Another contemporary mystery novel is making its way to the screen in April: Alexis Schaitkin’s Saint X, loosely inspired by the real-life disappearance of Natalee Holloway. The story takes place in the fictional Caribbean island of Saint X, where college-age Alison goes missing from a resort while vacationing with her parents and younger sister, Claire. Years later, the case remains unsolved, and Claire runs into one of the men who was an initial suspect, sending her on a new pursuit to find out what happened to her sister, and who Alison really was. This, however, is no fast-paced whodunnit: woven into the mystery of Alison’s disappearance is a tale of race, class and privilege against a backdrop of grief, and what it will do to a person.

Peter Pan & Wendy

Peter Pan

Next up in Disney’s mission to remake every film they’ve ever made is Peter Pan (now with added “& Wendy”). J. M. Barrie’s magical tale has already been adapted multiple times since the 1953 cartoon, from Steven Spielberg's imagining of Robin Williams as a grown-up Peter Pan in Hook, to the endlessly charming 2003 version, to the aptly-named mess Pan in 2015. Never to be deterred, the Mouse House is ignoring the oversaturation, enlisting a diverse young cast of newcomers to star opposite Jude Law's Captain Hook, and Pete’s Dragon director David Lowery at the helm.
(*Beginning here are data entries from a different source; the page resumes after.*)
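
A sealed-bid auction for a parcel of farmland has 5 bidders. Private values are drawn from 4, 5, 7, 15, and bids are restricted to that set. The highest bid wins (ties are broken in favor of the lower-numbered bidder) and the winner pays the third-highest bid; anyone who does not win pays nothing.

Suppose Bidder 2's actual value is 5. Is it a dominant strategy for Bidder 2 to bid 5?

Consider the case where Bidder 1 bids 4, Bidder 3 bids 4, Bidder 4 bids 4 and Bidder 5 bids 7.
Truthful bid 5: loses, pays 0, utility 0.
Bid 7 instead: wins, pays 4, utility 5 - 4 = 1.
Since 1 > 0, bidding 7 is strictly better here, so truthful bidding is not dominant.

No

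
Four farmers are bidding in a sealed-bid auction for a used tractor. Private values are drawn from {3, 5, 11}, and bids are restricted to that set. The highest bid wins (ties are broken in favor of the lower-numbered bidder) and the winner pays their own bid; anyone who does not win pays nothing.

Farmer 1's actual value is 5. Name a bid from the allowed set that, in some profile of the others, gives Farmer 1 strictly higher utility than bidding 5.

3

Suppose Farmer 2 bids 3, Farmer 3 bids 3 and Farmer 4 bids 3.
Bid 5: wins, pays 5, utility 5 - 5 = 0.
Bid 3: wins, pays 3, utility 5 - 3 = 2.
So bidding 3 beats truth here (2 > 0).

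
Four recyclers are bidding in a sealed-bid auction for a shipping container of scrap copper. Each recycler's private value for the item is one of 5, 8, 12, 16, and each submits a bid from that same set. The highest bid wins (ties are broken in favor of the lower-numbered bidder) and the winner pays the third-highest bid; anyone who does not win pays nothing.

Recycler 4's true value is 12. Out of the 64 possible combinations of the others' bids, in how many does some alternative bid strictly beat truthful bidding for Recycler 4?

12

Others bid (5, 5, 12): truth gives 0; bid 16 gives 7 > 0. Violating.
Others bid (5, 8, 12): truth gives 0; bid 16 gives 4 > 0. Violating.
Others bid (5, 12, 5): truth gives 0; bid 16 gives 7 > 0. Violating.
Others bid (5, 12, 8): truth gives 0; bid 16 gives 4 > 0. Violating.
Others bid (5, 5, 5): truth gives 7; no alternative beats it.
Others bid (5, 5, 8): truth gives 7; no alternative beats it.
(Checking all 64 profiles: 12 have a profitable deviation, 52 do not.)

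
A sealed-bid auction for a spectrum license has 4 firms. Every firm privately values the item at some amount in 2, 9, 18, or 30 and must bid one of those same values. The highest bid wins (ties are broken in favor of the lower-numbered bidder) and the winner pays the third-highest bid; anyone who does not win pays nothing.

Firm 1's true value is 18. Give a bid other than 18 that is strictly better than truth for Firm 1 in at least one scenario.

Suppose Firm 2 bids 2, Firm 3 bids 2 and Firm 4 bids 30.
Bid 18: loses, pays 0, utility 0.
Bid 30: wins, pays 2, utility 18 - 2 = 16.
So bidding 30 beats truth here (16 > 0).

30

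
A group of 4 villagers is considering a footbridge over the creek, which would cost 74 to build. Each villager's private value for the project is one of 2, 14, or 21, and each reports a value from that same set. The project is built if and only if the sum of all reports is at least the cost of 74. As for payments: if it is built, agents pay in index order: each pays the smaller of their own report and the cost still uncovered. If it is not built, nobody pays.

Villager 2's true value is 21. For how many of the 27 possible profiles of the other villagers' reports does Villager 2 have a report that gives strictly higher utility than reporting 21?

Others report (21, 21, 21): truth gives 0; report 14 gives 7 > 0. Violating.
Others report (2, 2, 2): truth gives 0; no alternative beats it.
Others report (2, 2, 14): truth gives 0; no alternative beats it.
(Checking all 27 profiles: 1 has a profitable deviation, 26 do not.)

1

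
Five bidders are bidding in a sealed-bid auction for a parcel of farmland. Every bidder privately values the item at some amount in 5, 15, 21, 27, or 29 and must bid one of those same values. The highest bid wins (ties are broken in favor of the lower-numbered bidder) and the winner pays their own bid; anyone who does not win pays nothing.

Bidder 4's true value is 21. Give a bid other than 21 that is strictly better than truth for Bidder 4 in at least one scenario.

15

Suppose Bidder 1 bids 5, Bidder 2 bids 5, Bidder 3 bids 5 and Bidder 5 bids 5.
Bid 21: wins, pays 21, utility 21 - 21 = 0.
Bid 15: wins, pays 15, utility 21 - 15 = 6.
So bidding 15 beats truth here (6 > 0).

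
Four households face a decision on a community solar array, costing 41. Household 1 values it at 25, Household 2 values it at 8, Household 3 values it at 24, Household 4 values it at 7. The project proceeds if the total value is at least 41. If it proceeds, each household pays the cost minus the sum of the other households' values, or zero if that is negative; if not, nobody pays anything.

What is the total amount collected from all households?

Total value 64 ≥ cost 41, so it is built.
Household 1: others sum to 39; max(0, 41 - 39) = 2.
Household 2: others sum to 56; max(0, 41 - 56) = 0.
Household 3: others sum to 40; max(0, 41 - 40) = 1.
Household 4: others sum to 57; max(0, 41 - 57) = 0.
Total collected = 2 + 0 + 1 + 0 = 3.

3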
With this new rendition, Disney is likely aiming to fix the hugely stereotypical depiction of Native Americans from their original film, a cause I can get behind despite my qualms with remakes.

Silo

Wool

Negotiations to adapt Hugh Howey’s Wool have been churning since the first entry in the three-part Silo series was but a humble little self-published eBook in 2012. More than a decade later, it’s finally hitting screens, and in capable hands: the Apple TV+ series is written and created by Graham Yost (Justified), directed by Morten Tyldum (The Imitation Game) and assembles a cast of Rebecca Ferguson, Tim Robbins, David Oyelowo, Rashida Jones and Common. Between this and The Power, dystopian stories are making quite the comeback from their over-exposure in the 2010s — the story follows a community of the last 10,000 people on Earth living inside a giant underground silo, told that the outside world is toxic, and anyone who dares to question their safety is met by deadly consequences.

The Boogeyman

Night Shift

Another post, another Stephen King adaptation. To be fair, this one does have some talent behind it — heading the film is Rob Savage, director of 2020’s excellent lockdown-Zoom-séance horror flick Host, while the respective writers of A Quiet Place and Black Swan penned the screenplay. Based on the short story of the same name from King’s 1978 collection Night Shift, The Boogeyman follows a grieving family who find themselves haunted by a terrifying entity that feeds on human suffering: a concept that was once original but now, 45 years later, feels like typical supernatural horror fodder. However, the film was originally planned to be released on US-based streaming service Hulu, but earned a theatrical run after test screenings gained positive feedback, so I may have to eat my words on this one.